I often use Google’s geocoding API to find details about a location like this:

>>> from webscraping import download
>>> D = download.Download()
>>> D.geocode('-37.81,144.96')
{'address': "127-141 A'Beckett Street",
 'country': 'Australia',
 'country_code': 'AU',
 'full_address': "127-141 A'Beckett Street, Melbourne VIC 3000, Australia",
 'lat': -37.810035,
 'lng': 144.959875,
 'number': '127-141',
 'postcode': '3000',
 'state': 'Victoria',
 'state_code': 'VIC',
 'street': "A'Beckett Street",
 'suburb': 'Melbourne'}

The drawback of this approach is the Google API limits each user to 2500 requsts per 24 hours. So if I want to geocode 1 million locations then I would need to rent a lot of proxies or else the API calls will take over a year to complete (1,000,000 / 2,500 = 400 days). To meet this use case I built a module to reverse geocode a latitude / longitude coordinate using a list of known locations from geonames.

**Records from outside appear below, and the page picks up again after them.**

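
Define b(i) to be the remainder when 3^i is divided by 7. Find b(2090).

b(1) = 3, b(2) = 2, b(3) = 6, b(4) = 4, b(5) = 5, b(6) = 1, b(7) = 3.
Since b(7) = b(1) = 3, the sequence is periodic with period 6.
(2090 - 1) mod 6 = 1, so b(2090) = b(2) = 2.

2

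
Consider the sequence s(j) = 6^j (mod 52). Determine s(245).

28

Computing terms: s(0) = 1, s(1) = 6, s(2) = 36, s(3) = 8, s(4) = 48, s(5) = 28, s(6) = 12, s(7) = 20, s(8) = 16, s(9) = 44, s(10) = 4, s(11) = 24, s(12) = 40, s(13) = 32, s(14) = 36.
Since s(14) = s(2) = 36, the sequence is eventually periodic: after a pre-period of length 2 it cycles with period 12.
For j ≥ 2, s(j) depends only on (j - 2) mod 12. (245 - 2) mod 12 = 3, so s(245) = s(5) = 28.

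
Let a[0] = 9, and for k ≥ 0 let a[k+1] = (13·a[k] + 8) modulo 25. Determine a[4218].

13

We have a[0] = 9,  a[1] = 0,  a[2] = 8,  a[3] = 12,  a[4] = 14,  a[5] = 15,  a[6] = 3,  a[7] = 22,  a[8] = 19,  a[9] = 5,  a[10] = 23,  a[11] = 7,  a[12] = 24,  a[13] = 20,  a[14] = 18,  a[15] = 17,  a[16] = 4,  a[17] = 10,  a[18] = 13,  a[19] = 2,  a[20] = 9.
Since a[20] = a[0] = 9, the sequence is periodic with period 20.
(4218 - 0) mod 20 = 18, so a[4218] = a[18] = 13.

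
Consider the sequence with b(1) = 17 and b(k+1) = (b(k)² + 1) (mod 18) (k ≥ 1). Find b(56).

Listing terms: b(1) = 17,  b(2) = 2,  b(3) = 5,  b(4) = 8,  b(5) = 11,  b(6) = 14,  b(7) = 17.
Since b(7) = b(1) = 17, the sequence is periodic with period 6.
So b(56) = b(1 + ((56-1) mod 6)) = b(2) = 2.

2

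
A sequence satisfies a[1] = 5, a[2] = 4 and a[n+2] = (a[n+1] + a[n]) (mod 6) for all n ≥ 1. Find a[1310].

We have a[1] = 5,  a[2] = 4,  a[3] = 3,  a[4] = 1,  a[5] = 4,  a[6] = 5,  a[7] = 3,  a[8] = 2,  a[9] = 5,  a[10] = 1,  a[11] = 0,  a[12] = 1,  a[13] = 1,  a[14] = 2,  a[15] = 3,  a[16] = 5,  a[17] = 2,  a[18] = 1,  a[19] = 3,  a[20] = 4,  a[21] = 1,  a[22] = 5,  a[23] = 0,  a[24] = 5,  a[25] = 5,  a[26] = 4.
Since (a[25], a[26]) = (a[1], a[2]) = (5, 4) (two consecutive terms determine the rest), the sequence is periodic with period 24.
(1310 - 1) mod 24 = 13, so a[1310] = a[14] = 2.

2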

Here is some example usage:

>>> import reverse_geocode
>>> coordinates = (-37.81, 144.96), (31.76, 35.21)
>>> reverse_geocode.search(coordinates)
[{'city': 'Melbourne', 'country_code': 'AU', 'country': 'Australia'},
 {'city': 'Jerusalem', 'country_code': 'IL', 'country': 'Israel'}]

Internally the module uses a k-d tree to efficiently find the nearest neighbour of each given coordinate. On my netbook I find building the tree takes ~2.5 seconds and then each location query just ~1.5 ms.